L’architecte a-t-il pensé que, pour prévenir, pour de longs siècles, une restauration nouvelle, il devait changer des dispositions aussi périlleuses; ou bien, imbu des principes classiques et du respect de la loi des axes et des pendans, a-t-il vu là une disposition barbare née seulement d’une nécessité momentanée? Toujours est-il qu’il a remis les choses dans l’ordre, et, comme il y a une logique absolue en architecture, cette modification de parti-pris amenait mille modifications de détail sur lesquels il est inutile de s’appesantir.

Ceux qui ont encore présente à l’esprit la façade telle qu’elle existait naguère, ou ceux qui possèdent des reproductions de l’état primitif, se rappelleront qu’au-dessous de la grande verrière qui éclaire la chapelle Zen, l’un des Lombardi avait adossé un autel en marbre décoré d’une croix en vert antique, qui découpait son blanc fronton sur le vitrail sombre. Il avait voulu, par une pensée symbolique, rappeler à l’extérieur l’autel intérieur de la chapelle, et protéger ainsi, en leur inspirant le respect, celle place banale et à ciel ouvert, où le gondolier et le cicérone viennent se chauffer au soleil. C’était poétique et charmant; l’architecture a de ces pensées exquises qu’il faut savoir comprendre. Cet édicule tout entier, qui mesurait plus de 30 mètres superficiels, a été supprimé et transporté au seminario patriarcale, près la Sainte; et, comme il en résultait une large place vide, il a fallu la remplir de grandes plaques de marbre vert de Suse, d’un ton violant et qui hurle dans l’ensemble. J’indique rapidement les autres changemens; l’addition de la partie postérieure des griffons sur les colonnes, ramenées à un plan plus avancé, la suppression d’un avant-corps ou caisson entre la porte du baptistère et le trésor; la baie carrée du même baptistère ramenée à la foi me gothique par des meneaux trilobés.
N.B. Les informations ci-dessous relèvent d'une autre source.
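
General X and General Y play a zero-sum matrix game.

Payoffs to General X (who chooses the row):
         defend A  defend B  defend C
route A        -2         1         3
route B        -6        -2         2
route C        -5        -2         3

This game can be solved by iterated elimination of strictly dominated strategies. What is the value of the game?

Column defend B is strictly dominated by defend A for General Y (-2<1, -6<-2, -5<-2); eliminate defend B.
Column defend C is strictly dominated by defend A for General Y (-2<3, -6<2, -5<3); eliminate defend C.
Row route C is strictly dominated by row route A (-2>-5); eliminate route C.
Row route B is strictly dominated by row route A (-2>-6); eliminate route B.
Only (route A, defend A) remains, with payoff -2.

-2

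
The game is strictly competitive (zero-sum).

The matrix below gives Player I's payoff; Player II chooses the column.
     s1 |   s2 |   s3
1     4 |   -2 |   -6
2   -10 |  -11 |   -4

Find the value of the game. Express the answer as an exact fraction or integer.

-58/11

Column s1 is strictly dominated by s2 for Player II (it gives Player I more in every row).
The remaining 2×2 game on (1, 2) × (s2, s3) has no saddle point. Let Player I play 1 with probability p; indifference gives −2p − 11(1−p) = −6p − 4(1−p), so p = 7/11.
Similarly Player II's optimal q on s2 is 2/11, and the value is -2·(2/11) + (-6)·(9/11) = -58/11.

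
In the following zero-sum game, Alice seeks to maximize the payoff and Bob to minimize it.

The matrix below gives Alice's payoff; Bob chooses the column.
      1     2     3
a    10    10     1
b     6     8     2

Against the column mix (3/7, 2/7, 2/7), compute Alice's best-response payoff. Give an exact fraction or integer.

52/7

a: (10)·(3/7) + (10)·(2/7) + (1)·(2/7) = 52/7.
b: (6)·(3/7) + (8)·(2/7) + (2)·(2/7) = 38/7.
The best pure response is a with expected payoff 52/7.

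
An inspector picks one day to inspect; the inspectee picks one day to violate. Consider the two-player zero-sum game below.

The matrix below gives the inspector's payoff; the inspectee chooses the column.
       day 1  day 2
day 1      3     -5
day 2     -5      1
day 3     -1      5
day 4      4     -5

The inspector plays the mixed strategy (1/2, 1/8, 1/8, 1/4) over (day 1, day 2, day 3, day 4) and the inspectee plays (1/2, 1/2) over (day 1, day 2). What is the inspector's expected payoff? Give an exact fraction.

-5/8

Against (1/2, 1/2), each row's expected payoff is day 1: -1; day 2: -2; day 3: 2; day 4: -1/2.
Taking the (1/2, 1/8, 1/8, 1/4)-weighted average: (1/2)·(-1) + (1/8)·(-2) + (1/8)·(2) + (1/4)·(-1/2) = -5/8.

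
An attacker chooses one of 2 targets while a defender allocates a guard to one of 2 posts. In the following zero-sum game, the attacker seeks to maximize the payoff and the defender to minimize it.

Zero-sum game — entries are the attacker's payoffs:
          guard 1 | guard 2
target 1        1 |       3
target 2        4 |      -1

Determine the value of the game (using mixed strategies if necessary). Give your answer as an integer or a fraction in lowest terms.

13/7

Row minima are 1 and -1, so the attacker's maximin is 1; column maxima are 4 and 3, so the defender's minimax is 3. These differ, so the equilibrium is in mixed strategies.
Let the attacker play target 1 with probability p. The defender is indifferent when p + 4(1−p) = 3p − (1−p), giving p = 5/7.
Let the defender play guard 1 with probability q. The attacker is indifferent when q + 3(1−q) = 4q − (1−q), giving q = 4/7.
The value is 1·(4/7) + (3)·(3/7) = 13/7.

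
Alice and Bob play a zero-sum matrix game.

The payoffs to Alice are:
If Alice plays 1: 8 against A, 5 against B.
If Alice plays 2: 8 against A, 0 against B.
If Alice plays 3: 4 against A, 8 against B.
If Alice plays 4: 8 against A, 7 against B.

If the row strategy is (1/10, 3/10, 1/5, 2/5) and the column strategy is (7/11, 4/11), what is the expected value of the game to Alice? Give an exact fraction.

70/11

Against (7/11, 4/11), each row's expected payoff is 1: 76/11; 2: 56/11; 3: 60/11; 4: 84/11.
Taking the (1/10, 3/10, 1/5, 2/5)-weighted average: (1/10)·(76/11) + (3/10)·(56/11) + (1/5)·(60/11) + (2/5)·(84/11) = 70/11.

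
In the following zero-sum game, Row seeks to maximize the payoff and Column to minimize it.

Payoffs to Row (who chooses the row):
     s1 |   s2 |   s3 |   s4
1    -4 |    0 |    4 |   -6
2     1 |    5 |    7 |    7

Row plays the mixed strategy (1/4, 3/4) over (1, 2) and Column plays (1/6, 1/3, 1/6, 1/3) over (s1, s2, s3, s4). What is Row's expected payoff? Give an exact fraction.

Against (1/6, 1/3, 1/6, 1/3), each row's expected payoff is 1: -2; 2: 16/3.
Taking the (1/4, 3/4)-weighted average: (1/4)·(-2) + (3/4)·(16/3) = 7/2.

7/2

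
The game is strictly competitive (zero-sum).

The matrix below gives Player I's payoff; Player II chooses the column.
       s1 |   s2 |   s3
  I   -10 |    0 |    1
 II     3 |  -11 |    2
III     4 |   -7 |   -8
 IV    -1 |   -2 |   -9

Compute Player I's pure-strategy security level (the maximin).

The worst-case payoff for each row is I: -10, II: -11, III: -8, IV: -9.
The best of these is -8.

-8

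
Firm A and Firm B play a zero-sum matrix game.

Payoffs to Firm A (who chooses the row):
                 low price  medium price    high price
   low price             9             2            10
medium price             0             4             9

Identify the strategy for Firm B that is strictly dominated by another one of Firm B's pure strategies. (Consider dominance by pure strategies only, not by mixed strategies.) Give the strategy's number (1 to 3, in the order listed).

Firm B prefers columns that give Firm A less. Compare high price with low price: 9 < 10, 0 < 9.
So low price strictly dominates high price for Firm B; high price is strictly dominated.

3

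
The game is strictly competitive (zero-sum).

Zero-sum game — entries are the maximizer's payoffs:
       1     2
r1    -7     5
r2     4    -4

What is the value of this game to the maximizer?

-2/5

Row minima are -7 and -4, so the maximizer's maximin is -4; column maxima are 4 and 5, so the minimizer's minimax is 4. These differ, so the equilibrium is in mixed strategies.
Let the maximizer play r1 with probability p. The minimizer is indifferent when −7p + 4(1−p) = 5p − 4(1−p), giving p = 2/5.
Let the minimizer play 1 with probability q. The maximizer is indifferent when −7q + 5(1−q) = 4q − 4(1−q), giving q = 9/20.
The value is -7·(9/20) + (5)·(11/20) = -2/5.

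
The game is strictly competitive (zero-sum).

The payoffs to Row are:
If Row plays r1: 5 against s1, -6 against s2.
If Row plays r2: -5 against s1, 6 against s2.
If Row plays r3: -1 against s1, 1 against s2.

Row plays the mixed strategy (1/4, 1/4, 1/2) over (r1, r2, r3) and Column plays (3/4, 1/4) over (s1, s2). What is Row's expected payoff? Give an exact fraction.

Against (3/4, 1/4), each row's expected payoff is r1: 9/4; r2: -9/4; r3: -1/2.
Taking the (1/4, 1/4, 1/2)-weighted average: (1/4)·(9/4) + (1/4)·(-9/4) + (1/2)·(-1/2) = -1/4.

-1/4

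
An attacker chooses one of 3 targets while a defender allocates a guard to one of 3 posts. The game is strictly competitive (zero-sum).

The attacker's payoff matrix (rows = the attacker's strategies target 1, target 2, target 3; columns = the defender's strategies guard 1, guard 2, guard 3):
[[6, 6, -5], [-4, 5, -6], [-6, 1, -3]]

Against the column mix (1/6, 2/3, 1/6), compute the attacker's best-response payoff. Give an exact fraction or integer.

target 1: (6)·(1/6) + (6)·(2/3) + (-5)·(1/6) = 25/6.
target 2: (-4)·(1/6) + (5)·(2/3) + (-6)·(1/6) = 5/3.
target 3: (-6)·(1/6) + (1)·(2/3) + (-3)·(1/6) = -5/6.
The best pure response is target 1 with expected payoff 25/6.

25/6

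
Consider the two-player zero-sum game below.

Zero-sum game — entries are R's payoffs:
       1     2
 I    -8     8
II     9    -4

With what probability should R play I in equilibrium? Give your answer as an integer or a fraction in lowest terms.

Row minima are -8 and -4, so R's maximin is -4; column maxima are 9 and 8, so C's minimax is 8. These differ, so the equilibrium is in mixed strategies.
Let R play I with probability p. C is indifferent when −8p + 9(1−p) = 8p − 4(1−p), giving p = 13/29.

13/29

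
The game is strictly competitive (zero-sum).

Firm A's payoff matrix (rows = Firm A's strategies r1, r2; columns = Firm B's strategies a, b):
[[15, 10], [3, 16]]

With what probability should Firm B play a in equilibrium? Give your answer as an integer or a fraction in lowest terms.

1/3

Row minima are 10 and 3, so Firm A's maximin is 10; column maxima are 15 and 16, so Firm B's minimax is 15. These differ, so the equilibrium is in mixed strategies.
Let Firm B play a with probability q. Firm A is indifferent when 15q + 10(1−q) = 3q + 16(1−q), giving q = 1/3.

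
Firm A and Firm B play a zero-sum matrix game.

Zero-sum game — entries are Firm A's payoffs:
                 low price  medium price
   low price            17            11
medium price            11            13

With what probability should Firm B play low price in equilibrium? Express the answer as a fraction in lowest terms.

1/4

Row minima are 11 and 11, so Firm A's maximin is 11; column maxima are 17 and 13, so Firm B's minimax is 13. These differ, so the equilibrium is in mixed strategies.
Let Firm B play low price with probability q. Firm A is indifferent when 17q + 11(1−q) = 11q + 13(1−q), giving q = 1/4.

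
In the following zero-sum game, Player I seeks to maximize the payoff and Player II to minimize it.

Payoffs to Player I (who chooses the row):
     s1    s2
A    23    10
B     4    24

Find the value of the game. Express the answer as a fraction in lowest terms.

Row minima are 10 and 4, so Player I's maximin is 10; column maxima are 23 and 24, so Player II's minimax is 23. These differ, so the equilibrium is in mixed strategies.
Let Player I play A with probability p. Player II is indifferent when 23p + 4(1−p) = 10p + 24(1−p), giving p = 20/33.
Let Player II play s1 with probability q. Player I is indifferent when 23q + 10(1−q) = 4q + 24(1−q), giving q = 14/33.
The value is 23·(14/33) + (10)·(19/33) = 512/33.

512/33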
Voilà pour la forme; pour la couleur nous nous trouvons toujours en face de la même situation. Si on reconstruit au lieu de consolider et de conserver, c’en est fait des matériaux précieux (surtout si on a modifié les mesures); et par toutes sortes de raisons déjà exposées, on aura des pâtes de verre de Murano à la place des pierres rares, des mosaïques neuves au lieu des mosaïques primitives, des colonnes raclées et poncées, dont les fûts jurent avec les chapiteaux, de grandes surfaces grises, revêtement vulgaire à veines perpendiculaires, substituées à des marbres précieux du ton le plus riche et le plus harmonieux.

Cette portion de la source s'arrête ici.